15. While No. 11 BYU (11-2) will come up just short of the Playoff, it was still a good week for Cougars fans. Coach Kalani Sitake resisted a reported $10 million annual deal from Penn State to remain at his alma mater after an 11th-hour social media “love bomb” orchestrated by mega-booster Jason McGown (a.k.a. the Cookie Man). BYU has now won 11 games in back-to-back seasons and could soon get a chance to prove itself against a Big Ten foe. The Cougars are expected to return to the Alamo Bowl, where they routed Colorado last season, this time to face 9-3 USC.
16. Speaking of Penn State, AD Pat Kraft’s bumbling 54-day coaching search ended with a more logical candidate than some of the guys he previously offered. Matt Campbell worked wonders in 10 seasons at historically woeful Iowa State. The program reached eight wins once from 1979-2016. Campbell did it five times in the last nine seasons, including a historic 11-win campaign in 2024. After very nearly getting the USC job in 2022 (that went to Lincoln Riley), the Ohio native largely bided his time for the right opportunity. This one was that.
While going 72-55 (.567) was historically good at Iowa State, it does not guarantee he can regularly win 11 games and contend for national titles at Penn State. But that was always the risk of firing James Franklin and his .698 winning percentage. While it was time for a change, no realistic candidate was an obvious upgrade. You just pick someone promising and hope for the best.
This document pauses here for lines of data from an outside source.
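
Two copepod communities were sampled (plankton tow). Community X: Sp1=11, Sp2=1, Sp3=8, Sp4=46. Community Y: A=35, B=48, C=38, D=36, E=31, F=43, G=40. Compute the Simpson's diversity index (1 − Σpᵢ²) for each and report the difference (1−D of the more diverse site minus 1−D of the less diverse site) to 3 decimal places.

0.383

Community X: N=66, proportions 0.16667, 0.01515, 0.12121, 0.69697, giving 1−D = 0.47153 (working shown to 5 dp, full precision carried).
Community Y: N=271, proportions 0.12915, 0.17712, 0.14022, 0.13284, 0.11439, 0.15867, 0.1476, giving 1−D = 0.85459.
Difference = |0.47153 − 0.85459| = 0.38306, i.e. 0.383 to 3 decimal places.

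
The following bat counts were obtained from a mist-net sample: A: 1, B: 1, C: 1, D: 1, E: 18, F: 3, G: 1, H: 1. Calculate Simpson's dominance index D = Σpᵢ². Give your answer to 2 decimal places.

Total N = 1+1+1+1+18+3+1+1 = 27, so the proportions are 0.037, 0.037, 0.037, 0.037, 0.6667, 0.1111, 0.037, 0.037 (working shown to 4 dp, full precision carried).
D = 0.037² + 0.037² + 0.037² + 0.037² + 0.6667² + 0.1111² + 0.037² + 0.037² = 0.0014 + 0.0014 + 0.0014 + 0.0014 + 0.4444 + 0.0123 + 0.0014 + 0.0014 = 0.4650.
To 2 decimal places, D = 0.47.

0.47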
17. Even a down season by Boise State standards ended with its third straight Mountain West championship. QB Maddux Madsen, who’d missed the past three games with an injury, had one of the best performances of his career as the Broncos (9-4) won 38-21 at home over Dan Mullen-led UNLV (10-3). No Fiesta Bowls this year for Boise, which will instead head to the LA Bowl to face 8-4 Washington, but Spencer Danielson’s program will enter the new Pac-12 next season as the clear-cut alpha in that conference.
18. There’s parity, and then there’s the MAC. Western Michigan (9-4) became the sixth different league champion in six seasons with a 23-13 win over Miami of Ohio (7-6). Third-year coach Lance Taylor, who as a position coach mentored star running backs Christian McCaffrey at Stanford and Kyren Williams at Notre Dame, has his latest star in Jalen Buckley, who broke touchdowns runs of 67 and 64 yards against the RedHawks. It’s the program’s first crown since P.J. Fleck’s 13-win Cotton Bowl team in 2016.
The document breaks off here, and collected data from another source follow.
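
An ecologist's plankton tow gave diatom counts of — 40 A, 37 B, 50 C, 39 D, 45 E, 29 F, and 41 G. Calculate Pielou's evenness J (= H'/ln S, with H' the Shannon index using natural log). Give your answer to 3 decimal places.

Total N = 40+37+50+39+45+29+41 = 281, so the proportions are 0.14235, 0.13167, 0.17794, 0.13879, 0.16014, 0.1032, 0.14591 (working shown to 5 dp, full precision carried).
H' = −Σ pᵢ ln pᵢ = −((-0.27751) + (-0.26696) + (-0.30718) + (-0.27408) + (-0.29333) + (-0.23438) + (-0.28084)) = 1.93427.
With S = 7 species, ln S = 1.94591, so J = 1.93427/1.94591 = 0.99402, i.e. 0.994 to 3 decimal places.

0.994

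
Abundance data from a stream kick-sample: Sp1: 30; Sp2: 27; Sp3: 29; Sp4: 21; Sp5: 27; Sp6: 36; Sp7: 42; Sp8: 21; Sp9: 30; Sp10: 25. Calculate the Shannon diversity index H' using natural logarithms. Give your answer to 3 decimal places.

2.281

Total N = 30+27+29+21+27+36+42+21+30+25 = 288, so the proportions are 0.10417, 0.09375, 0.10069, 0.07292, 0.09375, 0.125, 0.14583, 0.07292, 0.10417, 0.08681 (working shown to 5 dp, full precision carried).
Each pᵢ ln pᵢ term: 0.10417×(-2.26176)=-0.23560, 0.09375×(-2.36712)=-0.22192, 0.10069×(-2.29566)=-0.23116, 0.07292×(-2.61844)=-0.19093, 0.09375×(-2.36712)=-0.22192, 0.125×(-2.07944)=-0.25993, 0.14583×(-1.92529)=-0.28077, 0.07292×(-2.61844)=-0.19093, 0.10417×(-2.26176)=-0.23560, 0.08681×(-2.44408)=-0.21216.
Sum = -2.28091, so H' = 2.281.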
19. Kennesaw State football only began in 2015 and only moved up to the FBS in 2024, when it went 2-10. A year later, the Owls jumped to 10 wins and claimed their first Conference USA championship with a 19-15 road win over defending champ Jacksonville State (8-5). Credit athletic director Milton Overton for a wildly successful hire in first-year coach Jerry Mack, who had last been a head coach at NC Central in 2017 and was most recently a running backs coach for the Jacksonville Jaguars. Mack led one of the biggest turnarounds in the country this season.
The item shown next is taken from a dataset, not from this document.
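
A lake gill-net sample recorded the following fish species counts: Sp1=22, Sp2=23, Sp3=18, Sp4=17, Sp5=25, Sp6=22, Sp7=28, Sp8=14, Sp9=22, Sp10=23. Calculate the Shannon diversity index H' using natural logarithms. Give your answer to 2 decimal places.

2.29

Total N = 22+23+18+17+25+22+28+14+22+23 = 214, so the proportions are 0.1028, 0.1075, 0.0841, 0.0794, 0.1168, 0.1028, 0.1308, 0.0654, 0.1028, 0.1075 (working shown to 4 dp, full precision carried).
Each pᵢ ln pᵢ term: 0.1028×(-2.2749)=-0.2339, 0.1075×(-2.2305)=-0.2397, 0.0841×(-2.4756)=-0.2082, 0.0794×(-2.5328)=-0.2012, 0.1168×(-2.1471)=-0.2508, 0.1028×(-2.2749)=-0.2339, 0.1308×(-2.0338)=-0.2661, 0.0654×(-2.7269)=-0.1784, 0.1028×(-2.2749)=-0.2339, 0.1075×(-2.2305)=-0.2397.
Sum = -2.2858, so H' = 2.29.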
20. Finally, the most improbable result in college football Saturday did not come in Indianapolis or in Charlotte, but rather Fargo, N.D. No. 17 Illinois State (10-4) pulled off a second-round FCS shocker, topping juggernaut North Dakota State 29-28 on the Bison’s home turf. The Redbirds did it despite their own quarterback, Tommy Rittenhouse, throwing five interceptions.
North Dakota State was not only the defending national champ (and winner of 10 of the last 14 crowns), but also undefeated this season, having beaten Illinois State 33-16 earlier this season. It’s the first time the Bison haven’t reached the quarterfinal since 2009, their last losing season.
So much for the rich getting richer.